Ottawa

The law of unintended consequences?

Support for unrestricted abortion has apparently increased over the last eight months.

A Forum Research poll for the National Post recently asked 1,735 randomly selected Canadians 18 years of age or older when abortion should be legal. A full 60% of Canadians said always. That’s surprisingly high. Even more surprising: That number’s skyrocketed in recent months. In a similar Forum poll conducted last February, only 51% of Canadians took that position…

But why the blip? Forum president Lorne Bozinoff has a theory: “In the absence of anything else happening, it appears [Conservative] MP Stephen Woodworth’s attempt to re-open the abortion debate had the effect of hardening opinion in favour of legal abortion.”

In a recent print edition of the magazine, Charlie Gillis looked at how the anti-abortion movement is trying to shape its message. At a conference in Toronto last month, Mr. Woodworth explained it this way.

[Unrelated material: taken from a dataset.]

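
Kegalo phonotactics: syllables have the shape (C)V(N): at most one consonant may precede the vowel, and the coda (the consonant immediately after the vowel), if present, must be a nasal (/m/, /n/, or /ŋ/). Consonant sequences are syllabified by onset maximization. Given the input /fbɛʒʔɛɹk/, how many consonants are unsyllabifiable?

Syllabifying with onset maximization leaves /f/, /ʒ/, /ɹ/, /k/ stranded (only a nasal (/m/, /n/, or /ŋ/) is licensed in coda position; onsets are limited to one consonant).

4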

But Woodworth does not completely blame the failure on those MPs pre-occupied with abortion — pro-lifers are at fault too for not being able to adapt how they communicate their message. “If you simply go in with your truth and you fail to recognize the truths that others are concerned about, you won’t make that connection, you won’t develop that relationship and you won’t be listened to,” he said. “If you cannot convince someone that a child is a human being before birth you are not going to convince them about abortion.”